Father’s Day is not a holiday that has had much of a place in my life. My parents divorced just before my 5th birthday and my father, quite literally, disappeared from my life for five years. We had some vague notion that he’d moved to California, but birthdays and Christmases came and went with no word. And no matter how hard I tried to convince myself that I didn’t care and it didn’t hurt, I never quite succeeded. I learned early that you can miss what you never had.


When my father reappeared, I felt suspicious and frightened. Totally unable to fall into a family relationship with someone I had no memory of. Despite acrimonious court dealings, I probably saw my father no more than half a dozen times before I was 17.


I survived, but it could get tough. As a young child, no other kids in my elementary school had divorced parents. This led the other children to taunt me, as if I had driven my father away all by my little self. This did not do a thing to lessen the usual child’s guilt in such cases. If only, I’d been a better little girl! Preposterous from this angle, but very real at age 5, 6, and 7.


After I became a mother, my father and I made some attempts to get to know each other. But distance and his early death ultimately made that impossible. And when he died, I mourned what I could never have more than what I had lost.

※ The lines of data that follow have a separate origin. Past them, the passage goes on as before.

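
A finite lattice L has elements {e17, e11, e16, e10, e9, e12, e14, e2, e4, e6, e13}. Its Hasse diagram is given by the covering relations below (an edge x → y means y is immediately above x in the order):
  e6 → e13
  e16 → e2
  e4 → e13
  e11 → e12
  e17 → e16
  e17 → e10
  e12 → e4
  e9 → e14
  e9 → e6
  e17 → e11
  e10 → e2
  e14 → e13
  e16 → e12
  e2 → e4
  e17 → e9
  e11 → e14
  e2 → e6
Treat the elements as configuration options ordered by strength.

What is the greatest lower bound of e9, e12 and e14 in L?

Common lower bounds of {e9, e12, e14}: e17.
The greatest among these is e17.

e17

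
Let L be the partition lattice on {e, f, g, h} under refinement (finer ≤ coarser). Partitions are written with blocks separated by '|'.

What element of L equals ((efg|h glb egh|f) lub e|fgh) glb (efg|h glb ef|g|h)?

ef|g|h

efg|h ∧ egh|f = eg|f|h
eg|f|h ∨ e|fgh = efgh
efg|h ∧ ef|g|h = ef|g|h
efgh ∧ ef|g|h = ef|g|h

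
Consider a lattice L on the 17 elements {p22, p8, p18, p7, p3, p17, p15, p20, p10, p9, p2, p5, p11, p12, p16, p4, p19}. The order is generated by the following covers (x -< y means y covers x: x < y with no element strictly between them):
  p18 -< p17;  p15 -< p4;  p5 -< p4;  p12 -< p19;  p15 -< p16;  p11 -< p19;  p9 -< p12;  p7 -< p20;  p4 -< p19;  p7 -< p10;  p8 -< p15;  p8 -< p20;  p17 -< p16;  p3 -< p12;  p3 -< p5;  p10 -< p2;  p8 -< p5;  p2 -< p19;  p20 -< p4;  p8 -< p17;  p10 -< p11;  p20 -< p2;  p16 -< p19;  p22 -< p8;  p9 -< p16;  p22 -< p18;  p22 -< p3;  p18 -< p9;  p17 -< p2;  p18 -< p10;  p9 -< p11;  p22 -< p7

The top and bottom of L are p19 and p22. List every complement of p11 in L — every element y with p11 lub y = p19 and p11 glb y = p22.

Need y with p11 ∨ y = p19 and p11 ∧ y = p22.
Checking each element gives: p15, p3, p5, p8.

p15, p3, p5, p8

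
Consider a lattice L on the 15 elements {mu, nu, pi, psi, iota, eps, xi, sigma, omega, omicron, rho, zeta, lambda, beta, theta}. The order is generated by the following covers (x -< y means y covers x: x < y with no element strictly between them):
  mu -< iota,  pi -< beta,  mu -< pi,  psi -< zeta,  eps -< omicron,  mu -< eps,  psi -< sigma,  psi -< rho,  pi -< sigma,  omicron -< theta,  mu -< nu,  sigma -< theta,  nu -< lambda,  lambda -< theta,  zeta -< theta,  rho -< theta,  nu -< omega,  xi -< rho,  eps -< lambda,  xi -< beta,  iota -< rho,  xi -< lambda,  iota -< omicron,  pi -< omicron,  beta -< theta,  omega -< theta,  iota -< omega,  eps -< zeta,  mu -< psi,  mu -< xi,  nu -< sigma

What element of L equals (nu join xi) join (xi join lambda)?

nu ∨ xi = lambda
xi ∨ lambda = lambda
lambda ∨ lambda = lambda

lambda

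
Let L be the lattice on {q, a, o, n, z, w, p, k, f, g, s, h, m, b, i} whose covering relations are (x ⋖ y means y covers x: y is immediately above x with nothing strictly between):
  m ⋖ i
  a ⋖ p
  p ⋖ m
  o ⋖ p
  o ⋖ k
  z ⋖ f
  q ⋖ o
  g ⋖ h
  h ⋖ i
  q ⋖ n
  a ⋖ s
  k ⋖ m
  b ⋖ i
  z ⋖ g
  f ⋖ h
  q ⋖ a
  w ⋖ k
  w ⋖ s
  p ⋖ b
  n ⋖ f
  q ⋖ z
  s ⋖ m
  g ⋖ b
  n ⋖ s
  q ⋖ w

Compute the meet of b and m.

Common lower bounds of {b, m}: a, o, p, q.
The greatest among these is p.

p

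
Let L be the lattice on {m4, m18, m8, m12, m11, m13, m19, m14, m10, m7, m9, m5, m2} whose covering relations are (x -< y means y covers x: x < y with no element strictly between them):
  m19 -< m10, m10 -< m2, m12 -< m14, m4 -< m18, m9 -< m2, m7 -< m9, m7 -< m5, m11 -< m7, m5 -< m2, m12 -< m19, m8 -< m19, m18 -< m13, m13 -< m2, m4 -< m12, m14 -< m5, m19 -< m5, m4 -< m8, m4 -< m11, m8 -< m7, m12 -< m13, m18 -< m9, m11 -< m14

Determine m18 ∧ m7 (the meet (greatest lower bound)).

Common lower bounds of {m18, m7}: m4.
The greatest among these is m4.

m4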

I’ve often wondered how I might have been different if I had had some sort of consistent father figure in my life. Someone to look up to, or resent, or both in turn. As it happened, there is nothing there to lean on or push against and it remains a big question mark. I’ve looked on, with both envy and relief as I witnessed my friends’ relationships with their fathers, and wistfully wondered what that would be like.

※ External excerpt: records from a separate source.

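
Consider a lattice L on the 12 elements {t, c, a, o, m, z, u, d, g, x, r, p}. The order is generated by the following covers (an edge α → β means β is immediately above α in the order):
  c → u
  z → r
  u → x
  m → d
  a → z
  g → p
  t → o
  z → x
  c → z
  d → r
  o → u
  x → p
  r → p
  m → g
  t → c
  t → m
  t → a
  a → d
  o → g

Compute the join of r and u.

Common upper bounds of {r, u}: p.
The least among these is p.

p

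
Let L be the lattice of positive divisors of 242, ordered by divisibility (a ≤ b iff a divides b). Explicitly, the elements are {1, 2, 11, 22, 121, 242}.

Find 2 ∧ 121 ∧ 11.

In the divisibility order, the meet is the greatest common divisor: gcd(2, 121, 11) = 1.

1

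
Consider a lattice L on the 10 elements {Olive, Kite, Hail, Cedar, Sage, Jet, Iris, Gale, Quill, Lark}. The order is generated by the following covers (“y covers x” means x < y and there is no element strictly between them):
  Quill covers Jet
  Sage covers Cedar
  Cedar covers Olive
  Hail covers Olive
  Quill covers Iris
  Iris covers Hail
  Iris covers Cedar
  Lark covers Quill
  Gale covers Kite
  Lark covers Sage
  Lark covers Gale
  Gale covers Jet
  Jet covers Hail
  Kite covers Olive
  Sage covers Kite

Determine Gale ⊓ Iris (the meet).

Common lower bounds of {Gale, Iris}: Hail, Olive.
The greatest among these is Hail.

Hail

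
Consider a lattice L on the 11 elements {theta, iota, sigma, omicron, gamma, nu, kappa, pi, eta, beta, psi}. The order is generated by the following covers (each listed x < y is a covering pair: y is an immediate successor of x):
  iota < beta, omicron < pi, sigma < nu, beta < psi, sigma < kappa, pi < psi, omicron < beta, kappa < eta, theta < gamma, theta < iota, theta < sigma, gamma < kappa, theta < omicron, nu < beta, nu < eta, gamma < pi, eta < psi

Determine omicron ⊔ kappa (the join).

Common upper bounds of {omicron, kappa}: psi.
The least among these is psi.

psi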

Happily, I’ve had a glimpse in the past two years. My fella came fully equipped with one regulation-sized father whom I am privileged to call Pop. It’s a new experience having someone to call by that name. I don’t expect Pop will be helping me with any skinned knees, flat bicycle tires or teenage angst, at least I hope not. But he has certainly welcomed me into the family. And, for the first time in my life, I feel like I’m able to pull back the curtain a little bit and take a peek, up close, at what a father is like. And while I’ll never have what I never had, it makes me smile to see it was real for someone else.